Date Joined Dec 2008
Total Posts : 86
   Posted 5/6/2009 7:44 PM (GMT -7)   
ivy6: I haven't attended church in 20 years but a couple years ago I had to make an 8 hour trip to a big city, in severe pain, to have surgery in a hospital that had a "trauma center". I didn't know anyone in that city & I had no one to drive me there or to bring me home when I was released. I have never belonged to the United Church of Canada but I approached the minister of our small town & asked if he had any ideas. Bless his beautiful heart! He came up with a plan to get me there, have support during my hospital stay AND even made arrangments to have me escorted back home! It couldn't have been any better than that!

Try any church in your area.... maybe you'll be to get there WITHOUT the train ride! .... it's worth a try?

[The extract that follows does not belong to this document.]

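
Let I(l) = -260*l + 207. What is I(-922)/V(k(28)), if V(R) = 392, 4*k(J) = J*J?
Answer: 239927/392 ≈ 612.06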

Sure hope it all works out for you, ivy6... HUGS!
 
19 yr old Grandson - Dx UC 12/08;  DX CD 04/09
Apr 9/09 CD Flare:   Hospital meds: Humira injections started Apr 24/09;  Imuran 50mg; hydromorphone for pain; diuretics; prednisone 50mg & tapering 10mg/dy.   Past Meds:   Hydrocortisone,   prednisone,   oxycodone,  Tylenol,  Demerol,  Duiretics,   Asacol 800 & Morphine (allergy to both), cipro,  flaggyl, vincomycin;   Suppliments:  potassium,  multi vitamin, boost, low fiber diet.